The Lumen Prize, awarded for the first time in 2008, provides selected students with a $15,000 scholarship to support and celebrate their academic and creative achievements.

The program includes course work, study abroad, research both on campus and abroad, internships locally and abroad, program development, and creative productions and performances.

Pahos recently sat down with the Office of University Relations to share details of her work.

How did the idea for your research develop?
“I was very interested at the beginning of my project in looking at social photography. I knew some kind of social issue would be at the heart of what I’m doing. I had to figure out a way to include both my art historical discipline and creative writing discipline, so that’s how I ended up where I am, with all the different components.”

What led you to studying abroad in Ghana?
“When I began trying to figure out where I was going and what exactly I would move forward with, knew I wanted to study abroad. Within this idea of social photography and cross-cultural perception at large, Africa seemed like a great place to start considering the stereotypes and generalizations that often surround it. I was aware of those from my experiences with the media and with conversations I had with people.

“Once I decided Africa would be the place I would work with, Ghana became my focus because of our study abroad program there and the relationships Elon has with the University of Ghana.

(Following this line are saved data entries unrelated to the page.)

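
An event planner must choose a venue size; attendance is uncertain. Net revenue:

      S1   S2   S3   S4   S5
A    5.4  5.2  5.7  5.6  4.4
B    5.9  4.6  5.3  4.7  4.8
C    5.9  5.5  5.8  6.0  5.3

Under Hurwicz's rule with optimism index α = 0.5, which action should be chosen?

C

A: 0.5·5.7 + 0.5·4.4 = 5.05
B: 0.5·5.9 + 0.5·4.6 = 5.25
C: 0.5·6.0 + 0.5·5.3 = 5.65
Highest Hurwicz score = 5.65 → C.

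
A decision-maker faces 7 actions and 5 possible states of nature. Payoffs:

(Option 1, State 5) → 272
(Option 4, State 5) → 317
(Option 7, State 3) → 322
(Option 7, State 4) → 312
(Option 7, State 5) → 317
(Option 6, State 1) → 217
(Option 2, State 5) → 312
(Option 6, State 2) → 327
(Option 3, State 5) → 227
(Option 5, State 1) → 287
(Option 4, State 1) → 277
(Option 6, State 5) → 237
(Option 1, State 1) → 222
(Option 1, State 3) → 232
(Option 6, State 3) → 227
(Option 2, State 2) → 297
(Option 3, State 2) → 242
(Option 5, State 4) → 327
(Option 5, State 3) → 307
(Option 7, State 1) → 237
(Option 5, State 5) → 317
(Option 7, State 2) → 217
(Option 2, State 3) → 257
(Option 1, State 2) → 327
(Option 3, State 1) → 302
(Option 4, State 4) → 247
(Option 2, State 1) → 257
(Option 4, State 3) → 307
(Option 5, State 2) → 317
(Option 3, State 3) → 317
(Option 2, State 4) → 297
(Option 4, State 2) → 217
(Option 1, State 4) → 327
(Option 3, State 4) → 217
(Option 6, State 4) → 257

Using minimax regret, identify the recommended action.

Column bests: State 1=302, State 2=327, State 3=322, State 4=327, State 5=317.
Option 1 regrets: 80, 0, 90, 0, 45 → max 90
Option 2 regrets: 45, 30, 65, 30, 5 → max 65
Option 3 regrets: 0, 85, 5, 110, 90 → max 110
Option 4 regrets: 25, 110, 15, 80, 0 → max 110
Option 5 regrets: 15, 10, 15, 0, 0 → max 15
Option 6 regrets: 85, 0, 95, 70, 80 → max 95
Option 7 regrets: 65, 110, 0, 15, 0 → max 110
Smallest max regret = 15 → Option 5.

Option 5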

I knew I’d be able to be successful in working there.”

How did your research challenge the common stereotypes?
“I had done some research and writing before I left about specific perceptions of Africa in general. I read a few books about issues in the media and looked into the ‘I am African’ campaign, so I had a concept of where these stereotypes and generalizations came from. I was able to work away some of the perceptions I had of Africa and Ghana and I spoke to students who had been there before. I felt like I had a good footing on some level for what I was going to experience.

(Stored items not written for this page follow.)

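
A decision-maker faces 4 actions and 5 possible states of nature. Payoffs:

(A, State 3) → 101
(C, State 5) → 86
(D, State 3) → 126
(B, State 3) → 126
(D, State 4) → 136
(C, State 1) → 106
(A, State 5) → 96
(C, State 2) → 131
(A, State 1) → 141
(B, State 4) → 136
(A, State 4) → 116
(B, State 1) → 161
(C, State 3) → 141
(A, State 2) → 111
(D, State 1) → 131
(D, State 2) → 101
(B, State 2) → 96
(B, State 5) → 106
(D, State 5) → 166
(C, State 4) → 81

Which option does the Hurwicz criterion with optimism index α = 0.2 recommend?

A: 0.2·141 + 0.8·96 = 105
B: 0.2·161 + 0.8·96 = 109
C: 0.2·141 + 0.8·81 = 93
D: 0.2·166 + 0.8·101 = 114
Highest Hurwicz score = 114 → D.

D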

“Once I got there, a lot of my expectations were met and a lot weren’t. I felt like I adapted well to things that I had perceived would happen to me before I left, but then there were things I didn’t expect.”

Where has your Ghanaian photography been displayed and where else do you hope to see your work published?
“My exhibit went up last semester in the performing arts center. It began with perceptions in the media and advertisements and then moved to the part of my project I did in Sarasota the first year I was a scholar, which dealt heavily with photographic image and perception. It then moved to my semester before Ghana, where I began studying African and Ghanaian art and contemporary art. It then moved into my experiences in Ghana, including photographs, writings and blog posts. I finished the exhibit with an article of clothing I had made while I was in Ghana.”

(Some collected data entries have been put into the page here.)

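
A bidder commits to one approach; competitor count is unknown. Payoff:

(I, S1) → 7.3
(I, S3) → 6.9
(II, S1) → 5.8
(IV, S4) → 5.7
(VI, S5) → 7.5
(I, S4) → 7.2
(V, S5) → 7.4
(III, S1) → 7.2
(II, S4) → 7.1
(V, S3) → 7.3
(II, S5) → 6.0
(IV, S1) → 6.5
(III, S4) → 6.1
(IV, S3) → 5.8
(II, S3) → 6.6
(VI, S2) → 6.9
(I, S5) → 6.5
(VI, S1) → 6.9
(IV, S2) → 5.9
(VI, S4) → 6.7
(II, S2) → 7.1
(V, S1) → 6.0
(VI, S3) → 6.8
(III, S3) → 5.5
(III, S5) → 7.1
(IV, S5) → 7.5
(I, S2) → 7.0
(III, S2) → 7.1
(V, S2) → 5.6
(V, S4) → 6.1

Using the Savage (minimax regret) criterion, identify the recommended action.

Column bests: S1=7.3, S2=7.1, S3=7.3, S4=7.2, S5=7.5.
I regrets: 0.0, 0.1, 0.4, 0.0, 1.0 → max 1.0
II regrets: 1.5, 0.0, 0.7, 0.1, 1.5 → max 1.5
III regrets: 0.1, 0.0, 1.8, 1.1, 0.4 → max 1.8
IV regrets: 0.8, 1.2, 1.5, 1.5, 0.0 → max 1.5
V regrets: 1.3, 1.5, 0.0, 1.1, 0.1 → max 1.5
VI regrets: 0.4, 0.2, 0.5, 0.5, 0.0 → max 0.5
Smallest max regret = 0.5 → VI.

VI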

What are some of the conclusions you’ve drawn?
“I don’t think I have come to a conclusion. I wasn’t looking for answers. I was trying to think in conversation and hit different areas I hadn’t thought of before. Some of the larger concepts I’ve gathered are very focused on student experience abroad.

“This final semester, I’m focused on the Elon study abroad experience and how cross-cultural perception fits in there. This includes preparations for leaving, going somewhere new, the process of being there and interacting and then transitioning back into the culture of the United States and life at Elon. At the end of the day, one of the bigger focuses of my project will be that experience cross-culturally.”

How has the Lumen prize impacted your project?
“I think the Lumen Prize helped me hone in on what I wanted to do. I worked very closely with my mentor and other faculty members on campus. I think another way it will help me is to give me impetus and drive to bring the project to Ghana. I understand my project in full because of that push to bring it full circle and the Lumen Prize has allowed me to focus on the details of that, and it’s given me the financial support to follow through.”